28. So far as A-2 is concerned, as discussed earlier in this judgment, the appeal filed by him, being Criminal Appeal No. 371 of 2002 stands abated qua him.

29. So far as finding other accused guilty of the offences under Sections 304B and 498A IPC and under Section 4 of the Act and recording of conviction against them is concerned, there is no cogent, reliable and trustworthy evidence on record and the evidence of the prosecution witnesses has created doubt and, therefore, they are entitled to be acquitted by giving them the benefit of doubt and hence the finding of guilt and recording of conviction against them deserves to be quashed and set aside by acquitting them of the offences with which they are charged.

30. For the foregoing reasons, Criminal Appeal No. 371 of 2002 filed by A-1 is dismissed. The order of conviction and sentence passed against him for commission of the offences under Sections 304B and 498A IPC and under Section 4 of the Act is confirmed and maintained.

30.1. So far as A-2 is concerned, Criminal Appeal No. 371 of 2002 filed by him, as observed in the earlier paragraphs of this judgment, stands abated.

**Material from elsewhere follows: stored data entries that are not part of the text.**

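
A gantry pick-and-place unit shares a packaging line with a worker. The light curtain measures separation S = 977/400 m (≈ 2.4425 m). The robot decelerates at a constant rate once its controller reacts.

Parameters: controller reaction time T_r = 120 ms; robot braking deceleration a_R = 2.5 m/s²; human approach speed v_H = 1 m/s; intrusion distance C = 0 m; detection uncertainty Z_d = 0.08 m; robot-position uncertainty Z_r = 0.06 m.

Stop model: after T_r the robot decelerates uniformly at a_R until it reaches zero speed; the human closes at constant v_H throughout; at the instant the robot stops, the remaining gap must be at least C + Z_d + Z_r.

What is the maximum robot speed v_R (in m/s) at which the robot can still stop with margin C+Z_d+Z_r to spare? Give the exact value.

v_R_max = 9/4 m/s = 2.2500 m/s

quadratic (1/5)·v² + (13/25)·v + (-873/400) = 0
  disc = (13/25)² − 4·(1/5)·(-873/400) = 5041/2500 ; √disc = 71/50
  v_R = (−(13/25) + 71/50) / (2·(1/5)) = 9/4 m/s
check:
stop time T_s = (9/4)/(5/2) = 0.9000 s
reaction-phase robot travel = 2.2500·0.1200 = 0.2700 m
braking distance = 2.2500²/(2·2.5000) = 1.0125 m
human over T_r+T_s: 1.0000·(0.1200+0.9000) = 1.0200 m
margins: 0.0000+0.0800+0.0600 = 0.1400 m
sum ≈ 0.2700+1.0125+1.0200+0.1400 ≈ 2.4425 m = S ✓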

30.2. So far as Criminal Appeal No. 312 of 2002 filed by A-3 and A-5 is concerned, it succeeds and accordingly it is allowed. The judgment and order of conviction and sentence passed against them for commission of the offences under Sections 304B and 498A IPC and under Section 4 of the Act is quashed and set aside. Resultantly, A-3 and A-5 are acquitted of the offences with which they are charged.

30.3. A-3 and A-5, who are appellants of Criminal Appeal No. 312 of 2002 are on bail. Therefore, their bail bonds shall stand cancelled and sureties are discharged.